Pierre Molinier, Le Temps de la mort, 1966 – coll. privée

« Ça secte » vient nous rappeler que Pierre Molinier avait créé un groupe secret appelé « Les Voluptueux » en 1960. Il avait rédigé les règles sur une trentaine de pages, parmi celles-ci des indications sur comment le corps devait être présenté en soirée mais aussi sur l’acceptation de l’idée de passages entre les genres. C’est sûrement ici que les œuvres les plus sulfureuses sont présentées, le travail de Reba Maybury s’intègre parfaitement à la mise en scène. Cette artiste, dominatrice et autrice, est photographiée en ouvrant frontalement son manteau et en laissant apparaître son corps nu et enceint. On peut voir sa photographie comme un questionnement sur la place de la femme dans l’espace public, la place des travailleuses du sexe dans la rue, dans nos quotidiens, les sortant du silence tabou autour de leur métier mais également sur le ventre enceint comme potentiel désérotisant.
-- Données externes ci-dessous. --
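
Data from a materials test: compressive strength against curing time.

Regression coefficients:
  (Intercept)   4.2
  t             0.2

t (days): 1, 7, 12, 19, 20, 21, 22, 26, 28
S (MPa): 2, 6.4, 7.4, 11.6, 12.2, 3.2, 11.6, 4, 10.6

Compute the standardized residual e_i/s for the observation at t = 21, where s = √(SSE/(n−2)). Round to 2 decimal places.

-1.36

t=1: ŷ = 4.2 + 0.2·1 = 4.4; e = 2 − 4.4 = -2.4
t=7: ŷ = 4.2 + 0.2·7 = 5.6; e = 6.4 − 5.6 = 0.8
t=12: ŷ = 4.2 + 0.2·12 = 6.6; e = 7.4 − 6.6 = 0.8
t=19: ŷ = 4.2 + 0.2·19 = 8; e = 11.6 − 8 = 3.6
t=20: ŷ = 4.2 + 0.2·20 = 8.2; e = 12.2 − 8.2 = 4
t=21: ŷ = 4.2 + 0.2·21 = 8.4; e = 3.2 − 8.4 = -5.2
t=22: ŷ = 4.2 + 0.2·22 = 8.6; e = 11.6 − 8.6 = 3
t=26: ŷ = 4.2 + 0.2·26 = 9.4; e = 4 − 9.4 = -5.4
t=28: ŷ = 4.2 + 0.2·28 = 9.8; e = 10.6 − 9.8 = 0.8
SSE = 5.76 + 0.64 + 0.64 + 12.96 + 16 + 27.04 + 9 + 29.16 + 0.64 = 101.84
s = √(101.84/7) = 3.81426
e/s = -5.2 / 3.81426 = -1.36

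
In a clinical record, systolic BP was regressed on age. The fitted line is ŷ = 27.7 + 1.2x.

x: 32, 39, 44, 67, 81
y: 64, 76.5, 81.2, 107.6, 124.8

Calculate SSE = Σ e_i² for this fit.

x=32: ŷ = 27.7 + 1.2·32 = 66.1; e = 64 − 66.1 = -2.1
x=39: ŷ = 27.7 + 1.2·39 = 74.5; e = 76.5 − 74.5 = 2
x=44: ŷ = 27.7 + 1.2·44 = 80.5; e = 81.2 − 80.5 = 0.7
x=67: ŷ = 27.7 + 1.2·67 = 108.1; e = 107.6 − 108.1 = -0.5
x=81: ŷ = 27.7 + 1.2·81 = 124.9; e = 124.8 − 124.9 = -0.1
SSE = 4.41 + 4 + 0.49 + 0.25 + 0.01 = 9.16

SSE = 9.16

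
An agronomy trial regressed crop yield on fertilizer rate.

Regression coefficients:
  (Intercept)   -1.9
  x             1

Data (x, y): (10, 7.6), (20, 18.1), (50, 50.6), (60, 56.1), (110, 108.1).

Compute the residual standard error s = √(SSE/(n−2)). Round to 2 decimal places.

x=10: ŷ = -1.9 + 10 = 8.1; r = 7.6 − 8.1 = -0.5
x=20: ŷ = -1.9 + 20 = 18.1; r = 18.1 − 18.1 = 0
x=50: ŷ = -1.9 + 50 = 48.1; r = 50.6 − 48.1 = 2.5
x=60: ŷ = -1.9 + 60 = 58.1; r = 56.1 − 58.1 = -2
x=110: ŷ = -1.9 + 110 = 108.1; r = 108.1 − 108.1 = 0
SSE = 0.25 + 0 + 6.25 + 4 + 0 = 10.5
s = √(10.5/3) = √3.5 ≈ 1.87

s = 1.87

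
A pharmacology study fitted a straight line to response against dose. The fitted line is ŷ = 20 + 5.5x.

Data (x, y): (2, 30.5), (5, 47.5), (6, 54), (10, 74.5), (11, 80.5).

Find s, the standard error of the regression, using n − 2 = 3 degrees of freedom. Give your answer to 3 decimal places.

x=2: ŷ = 20 + 5.5·2 = 31; e = 30.5 − 31 = -0.5
x=5: ŷ = 20 + 5.5·5 = 47.5; e = 47.5 − 47.5 = 0
x=6: ŷ = 20 + 5.5·6 = 53; e = 54 − 53 = 1
x=10: ŷ = 20 + 5.5·10 = 75; e = 74.5 − 75 = -0.5
x=11: ŷ = 20 + 5.5·11 = 80.5; e = 80.5 − 80.5 = 0
SSE = 0.25 + 0 + 1 + 0.25 + 0 = 1.5
s = √(1.5/3) = √0.5 ≈ 0.707

s = 0.707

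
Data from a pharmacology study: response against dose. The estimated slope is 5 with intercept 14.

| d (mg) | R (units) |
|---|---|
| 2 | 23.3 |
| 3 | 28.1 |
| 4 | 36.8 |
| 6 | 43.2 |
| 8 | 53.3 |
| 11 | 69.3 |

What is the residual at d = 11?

ŷ = 14 + 5·11 = 69
e = 69.3 − 69 = 0.3

e = 0.3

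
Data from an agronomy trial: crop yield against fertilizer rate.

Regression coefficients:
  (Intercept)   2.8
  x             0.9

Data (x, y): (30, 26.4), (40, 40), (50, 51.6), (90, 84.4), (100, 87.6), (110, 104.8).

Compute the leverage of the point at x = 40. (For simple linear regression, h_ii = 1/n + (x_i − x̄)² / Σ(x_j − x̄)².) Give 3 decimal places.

h = 0.322

x̄ = (30 + 40 + 50 + 90 + 100 + 110)/6 = 70
Σ(x − x̄)² = 1600 + 900 + 400 + 400 + 900 + 1600 = 5800
h = 1/6 + (-30)²/5800 = 0.166667 + 0.155172 = 0.322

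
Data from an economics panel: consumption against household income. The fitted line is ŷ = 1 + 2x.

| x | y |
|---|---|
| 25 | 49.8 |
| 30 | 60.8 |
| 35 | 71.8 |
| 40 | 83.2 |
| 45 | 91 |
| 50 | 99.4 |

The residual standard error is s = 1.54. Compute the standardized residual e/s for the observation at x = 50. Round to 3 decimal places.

-1.039

ŷ = 1 + 2·50 = 101
e = 99.4 − 101 = -1.6
e/s = -1.6 / 1.54 = -1.039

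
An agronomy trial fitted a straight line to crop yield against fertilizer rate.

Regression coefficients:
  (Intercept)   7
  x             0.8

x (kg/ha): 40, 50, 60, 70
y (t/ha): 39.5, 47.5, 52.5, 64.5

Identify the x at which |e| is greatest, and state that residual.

x=40: ŷ = 7 + 0.8·40 = 39; e = 39.5 − 39 = 0.5
x=50: ŷ = 7 + 0.8·50 = 47; e = 47.5 − 47 = 0.5
x=60: ŷ = 7 + 0.8·60 = 55; e = 52.5 − 55 = -2.5
x=70: ŷ = 7 + 0.8·70 = 63; e = 64.5 − 63 = 1.5
Largest |e| is 2.5 at x = 60, residual -2.5.

x = 60, e = -2.5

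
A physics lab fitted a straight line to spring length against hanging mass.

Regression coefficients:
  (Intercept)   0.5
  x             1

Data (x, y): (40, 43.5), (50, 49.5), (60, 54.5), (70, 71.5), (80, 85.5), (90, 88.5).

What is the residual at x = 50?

ŷ = 0.5 + 50 = 50.5
e = 49.5 − 50.5 = -1

e = -1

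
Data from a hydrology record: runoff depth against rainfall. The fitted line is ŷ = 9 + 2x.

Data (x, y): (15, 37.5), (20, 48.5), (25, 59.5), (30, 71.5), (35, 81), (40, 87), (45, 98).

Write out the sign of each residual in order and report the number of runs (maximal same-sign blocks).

x=15: ŷ = 9 + 2·15 = 39; e = 37.5 − 39 = -1.5
x=20: ŷ = 9 + 2·20 = 49; e = 48.5 − 49 = -0.5
x=25: ŷ = 9 + 2·25 = 59; e = 59.5 − 59 = 0.5
x=30: ŷ = 9 + 2·30 = 69; e = 71.5 − 69 = 2.5
x=35: ŷ = 9 + 2·35 = 79; e = 81 − 79 = 2
x=40: ŷ = 9 + 2·40 = 89; e = 87 − 89 = -2
x=45: ŷ = 9 + 2·45 = 99; e = 98 − 99 = -1
Signs: − − + + + − −
Runs: −×2, +×3, −×2 → 3

3 runs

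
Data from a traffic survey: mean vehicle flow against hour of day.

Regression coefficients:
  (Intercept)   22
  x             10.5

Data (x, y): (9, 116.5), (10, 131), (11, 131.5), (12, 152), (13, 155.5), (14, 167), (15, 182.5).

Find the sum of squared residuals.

SSE = 90

x=9: ŷ = 22 + 10.5·9 = 116.5; e = 116.5 − 116.5 = 0
x=10: ŷ = 22 + 10.5·10 = 127; e = 131 − 127 = 4
x=11: ŷ = 22 + 10.5·11 = 137.5; e = 131.5 − 137.5 = -6
x=12: ŷ = 22 + 10.5·12 = 148; e = 152 − 148 = 4
x=13: ŷ = 22 + 10.5·13 = 158.5; e = 155.5 − 158.5 = -3
x=14: ŷ = 22 + 10.5·14 = 169; e = 167 − 169 = -2
x=15: ŷ = 22 + 10.5·15 = 179.5; e = 182.5 − 179.5 = 3
SSE = 0 + 16 + 36 + 16 + 9 + 4 + 9 = 90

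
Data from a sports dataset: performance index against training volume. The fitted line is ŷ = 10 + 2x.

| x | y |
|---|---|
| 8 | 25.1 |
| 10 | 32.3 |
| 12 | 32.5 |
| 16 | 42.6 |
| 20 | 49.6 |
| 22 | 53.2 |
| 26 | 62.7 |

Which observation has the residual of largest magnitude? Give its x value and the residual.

x = 10, r = 2.3

x=8: ŷ = 10 + 2·8 = 26; r = 25.1 − 26 = -0.9
x=10: ŷ = 10 + 2·10 = 30; r = 32.3 − 30 = 2.3
x=12: ŷ = 10 + 2·12 = 34; r = 32.5 − 34 = -1.5
x=16: ŷ = 10 + 2·16 = 42; r = 42.6 − 42 = 0.6
x=20: ŷ = 10 + 2·20 = 50; r = 49.6 − 50 = -0.4
x=22: ŷ = 10 + 2·22 = 54; r = 53.2 − 54 = -0.8
x=26: ŷ = 10 + 2·26 = 62; r = 62.7 − 62 = 0.7
Largest |r| is 2.3 at x = 10, residual 2.3.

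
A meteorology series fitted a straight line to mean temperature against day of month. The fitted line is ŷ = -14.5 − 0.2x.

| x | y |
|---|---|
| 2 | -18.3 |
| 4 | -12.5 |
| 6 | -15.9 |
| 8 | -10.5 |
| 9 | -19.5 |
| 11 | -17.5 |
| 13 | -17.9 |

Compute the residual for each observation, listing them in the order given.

-3.4, 2.8, -0.2, 5.6, -3.2, -0.8, -0.8

x=2: ŷ = -14.5 − 0.2·2 = -14.9; e = -18.3 − (-14.9) = -3.4
x=4: ŷ = -14.5 − 0.2·4 = -15.3; e = -12.5 − (-15.3) = 2.8
x=6: ŷ = -14.5 − 0.2·6 = -15.7; e = -15.9 − (-15.7) = -0.2
x=8: ŷ = -14.5 − 0.2·8 = -16.1; e = -10.5 − (-16.1) = 5.6
x=9: ŷ = -14.5 − 0.2·9 = -16.3; e = -19.5 − (-16.3) = -3.2
x=11: ŷ = -14.5 − 0.2·11 = -16.7; e = -17.5 − (-16.7) = -0.8
x=13: ŷ = -14.5 − 0.2·13 = -17.1; e = -17.9 − (-17.1) = -0.8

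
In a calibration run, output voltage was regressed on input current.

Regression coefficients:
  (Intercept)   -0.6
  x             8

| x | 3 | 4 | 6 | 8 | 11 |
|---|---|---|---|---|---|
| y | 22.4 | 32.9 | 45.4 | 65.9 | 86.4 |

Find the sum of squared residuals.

x=3: ŷ = -0.6 + 8·3 = 23.4; e = 22.4 − 23.4 = -1
x=4: ŷ = -0.6 + 8·4 = 31.4; e = 32.9 − 31.4 = 1.5
x=6: ŷ = -0.6 + 8·6 = 47.4; e = 45.4 − 47.4 = -2
x=8: ŷ = -0.6 + 8·8 = 63.4; e = 65.9 − 63.4 = 2.5
x=11: ŷ = -0.6 + 8·11 = 87.4; e = 86.4 − 87.4 = -1
SSE = 1 + 2.25 + 4 + 6.25 + 1 = 14.5

SSE = 14.5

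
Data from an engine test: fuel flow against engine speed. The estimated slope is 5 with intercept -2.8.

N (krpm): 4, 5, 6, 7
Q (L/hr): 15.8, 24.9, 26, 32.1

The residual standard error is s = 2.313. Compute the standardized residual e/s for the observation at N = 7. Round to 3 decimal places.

Q̂ = -2.8 + 5·7 = 32.2
e = 32.1 − 32.2 = -0.1
e/s = -0.1 / 2.313 = -0.043

-0.043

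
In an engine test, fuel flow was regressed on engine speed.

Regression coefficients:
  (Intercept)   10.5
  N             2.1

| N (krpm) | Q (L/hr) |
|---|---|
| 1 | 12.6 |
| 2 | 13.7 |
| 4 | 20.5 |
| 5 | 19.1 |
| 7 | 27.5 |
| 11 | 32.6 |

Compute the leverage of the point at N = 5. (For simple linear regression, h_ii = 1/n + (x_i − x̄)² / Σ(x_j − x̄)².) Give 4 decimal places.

N̄ = (1 + 2 + 4 + 5 + 7 + 11)/6 = 5
Σ(N − N̄)² = 16 + 9 + 1 + 0 + 4 + 36 = 66
h = 1/6 + (0)²/66 = 0.166667 + 0 = 0.1667

h = 0.1667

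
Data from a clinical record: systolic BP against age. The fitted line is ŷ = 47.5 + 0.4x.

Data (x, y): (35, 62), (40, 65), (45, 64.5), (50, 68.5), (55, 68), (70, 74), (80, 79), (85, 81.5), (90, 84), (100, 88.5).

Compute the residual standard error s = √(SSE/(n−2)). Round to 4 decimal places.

x=35: ŷ = 47.5 + 0.4·35 = 61.5; r = 62 − 61.5 = 0.5
x=40: ŷ = 47.5 + 0.4·40 = 63.5; r = 65 − 63.5 = 1.5
x=45: ŷ = 47.5 + 0.4·45 = 65.5; r = 64.5 − 65.5 = -1
x=50: ŷ = 47.5 + 0.4·50 = 67.5; r = 68.5 − 67.5 = 1
x=55: ŷ = 47.5 + 0.4·55 = 69.5; r = 68 − 69.5 = -1.5
x=70: ŷ = 47.5 + 0.4·70 = 75.5; r = 74 − 75.5 = -1.5
x=80: ŷ = 47.5 + 0.4·80 = 79.5; r = 79 − 79.5 = -0.5
x=85: ŷ = 47.5 + 0.4·85 = 81.5; r = 81.5 − 81.5 = 0
x=90: ŷ = 47.5 + 0.4·90 = 83.5; r = 84 − 83.5 = 0.5
x=100: ŷ = 47.5 + 0.4·100 = 87.5; r = 88.5 − 87.5 = 1
SSE = 0.25 + 2.25 + 1 + 1 + 2.25 + 2.25 + 0.25 + 0 + 0.25 + 1 = 10.5
s = √(10.5/8) = √1.3125 ≈ 1.1456

s = 1.1456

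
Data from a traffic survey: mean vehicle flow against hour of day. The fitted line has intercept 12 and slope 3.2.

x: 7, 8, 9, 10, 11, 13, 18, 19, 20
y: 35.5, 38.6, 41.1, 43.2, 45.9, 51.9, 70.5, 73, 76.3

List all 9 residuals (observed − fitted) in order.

x=7: ŷ = 12 + 3.2·7 = 34.4; e = 35.5 − 34.4 = 1.1
x=8: ŷ = 12 + 3.2·8 = 37.6; e = 38.6 − 37.6 = 1
x=9: ŷ = 12 + 3.2·9 = 40.8; e = 41.1 − 40.8 = 0.3
x=10: ŷ = 12 + 3.2·10 = 44; e = 43.2 − 44 = -0.8
x=11: ŷ = 12 + 3.2·11 = 47.2; e = 45.9 − 47.2 = -1.3
x=13: ŷ = 12 + 3.2·13 = 53.6; e = 51.9 − 53.6 = -1.7
x=18: ŷ = 12 + 3.2·18 = 69.6; e = 70.5 − 69.6 = 0.9
x=19: ŷ = 12 + 3.2·19 = 72.8; e = 73 − 72.8 = 0.2
x=20: ŷ = 12 + 3.2·20 = 76; e = 76.3 − 76 = 0.3

1.1, 1, 0.3, -0.8, -1.3, -1.7, 0.9, 0.2, 0.3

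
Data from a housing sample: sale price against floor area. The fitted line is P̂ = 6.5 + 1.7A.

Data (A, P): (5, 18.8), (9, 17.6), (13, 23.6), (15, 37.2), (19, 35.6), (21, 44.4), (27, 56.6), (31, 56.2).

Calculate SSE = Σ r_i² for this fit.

SSE = 125.84

A=5: P̂ = 6.5 + 1.7·5 = 15; r = 18.8 − 15 = 3.8
A=9: P̂ = 6.5 + 1.7·9 = 21.8; r = 17.6 − 21.8 = -4.2
A=13: P̂ = 6.5 + 1.7·13 = 28.6; r = 23.6 − 28.6 = -5
A=15: P̂ = 6.5 + 1.7·15 = 32; r = 37.2 − 32 = 5.2
A=19: P̂ = 6.5 + 1.7·19 = 38.8; r = 35.6 − 38.8 = -3.2
A=21: P̂ = 6.5 + 1.7·21 = 42.2; r = 44.4 − 42.2 = 2.2
A=27: P̂ = 6.5 + 1.7·27 = 52.4; r = 56.6 − 52.4 = 4.2
A=31: P̂ = 6.5 + 1.7·31 = 59.2; r = 56.2 − 59.2 = -3
SSE = 14.44 + 17.64 + 25 + 27.04 + 10.24 + 4.84 + 17.64 + 9 = 125.84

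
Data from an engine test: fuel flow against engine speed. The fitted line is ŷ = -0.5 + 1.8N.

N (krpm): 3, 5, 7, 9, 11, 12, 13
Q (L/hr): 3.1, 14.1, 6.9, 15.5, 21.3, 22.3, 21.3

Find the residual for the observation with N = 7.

e = -5.2

ŷ = -0.5 + 1.8·7 = 12.1
e = 6.9 − 12.1 = -5.2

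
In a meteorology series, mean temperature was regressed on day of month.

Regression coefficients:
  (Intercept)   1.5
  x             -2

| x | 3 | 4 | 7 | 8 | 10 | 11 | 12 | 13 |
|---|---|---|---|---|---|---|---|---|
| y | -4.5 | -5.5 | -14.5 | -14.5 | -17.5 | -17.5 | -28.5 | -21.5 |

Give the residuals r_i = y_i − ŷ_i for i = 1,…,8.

0, 1, -2, 0, 1, 3, -6, 3

x=3: ŷ = 1.5 − 2·3 = -4.5; r = -4.5 − (-4.5) = 0
x=4: ŷ = 1.5 − 2·4 = -6.5; r = -5.5 − (-6.5) = 1
x=7: ŷ = 1.5 − 2·7 = -12.5; r = -14.5 − (-12.5) = -2
x=8: ŷ = 1.5 − 2·8 = -14.5; r = -14.5 − (-14.5) = 0
x=10: ŷ = 1.5 − 2·10 = -18.5; r = -17.5 − (-18.5) = 1
x=11: ŷ = 1.5 − 2·11 = -20.5; r = -17.5 − (-20.5) = 3
x=12: ŷ = 1.5 − 2·12 = -22.5; r = -28.5 − (-22.5) = -6
x=13: ŷ = 1.5 − 2·13 = -24.5; r = -21.5 − (-24.5) = 3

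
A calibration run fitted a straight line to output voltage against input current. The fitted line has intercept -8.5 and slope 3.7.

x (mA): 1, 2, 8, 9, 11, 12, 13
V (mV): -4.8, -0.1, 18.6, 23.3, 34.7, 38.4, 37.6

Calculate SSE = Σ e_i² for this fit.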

« Ça transe » s’intéresse à la spiritualité qui ponctue la vie de Molinier, que ce soit le tantrisme ou le mythe de sa mission pour des moines bouddhistes. Hélène Delprat y présente deux œuvres, une accès sur ce thème et l’autre issu de sa série « Le jour où j’ai voulu être » (Pierre Molinier est un artiste souvent repris, comme chez Rachel Laurent).

Hélène Delprat, Le jour où j’ai voulu être Pierre Molinier, série « Le jour où j’ai voulu être », 2011, Galerie Gaillard

L’exposition continue et présente une salle colorée « Au corset qui tue », avec un accrochage dense, qui détonne avec le reste, multipliant les références : Luciano Castelli, Michel Journiac, Marcel Duchamp, Lee Miller, Ria Pacqué. C’est une façon d’intégrer Molinier à l’histoire de l’art et de montrer comment ses expérimentations continuent dans la pratique actuelle (Maïa Izzo, Alberto Sorbelli).

Malgré cette érotisation constante de ses jambes, cet intérêt plus que prononcé pour la masturbation qu’il cherche même à théoriser, l’omniprésence de la figure du phallus et la pratique du travestissement : Pierre Molinier se définissait comme hétérosexuel, il a eu une femme et deux enfants. Difficile à croire pour une production aussi queerisante. La façon dont il a de recomposer son corps en emprunter des attributs féminins (poitrine, lingerie) peut nous faire penser que la question est moins de l’ordre de l’orientation sexuelle que de l’identité de genre. Il est impossible de queeriser des personnages post mortem, mais nous pouvons tout de même poser des hypothèses. Rappelons-nous qu’il déclare « J’aurai aimé être lesbien ».

En bref, cette exposition fera date dans le travail sur Pierre Molinier, mais aussi sur l’art queerisant/queer de façon générale. La scénographie permet une visite agréable, je conseille tout de même de regarder avant quelques œuvres de Molinier pour savoir à quoi s’attendre. Je conseille de prévoir un bon créneau d’une heure et demi voire deux heures pour avoir le temps de tout voir et d’apprécier la diversité des œuvres. Le catalogue d’exposition arrive au cours du mois de mai, sans nul doute une pièce à acheter. Vous avez jusqu’au 17 septembre pour vous faire une idée sur cet artiste peu exposé.

1Historienne de l’art, critique d’art, commissaire d’exposition et enseignante

2Directrice du FRAC Nouvelle-Aquitaine Méca

3Journaliste

4 Cazaux Marion Mhkzo, « Figure drag : vers une explosion du genre », s.l., s.n., 2022.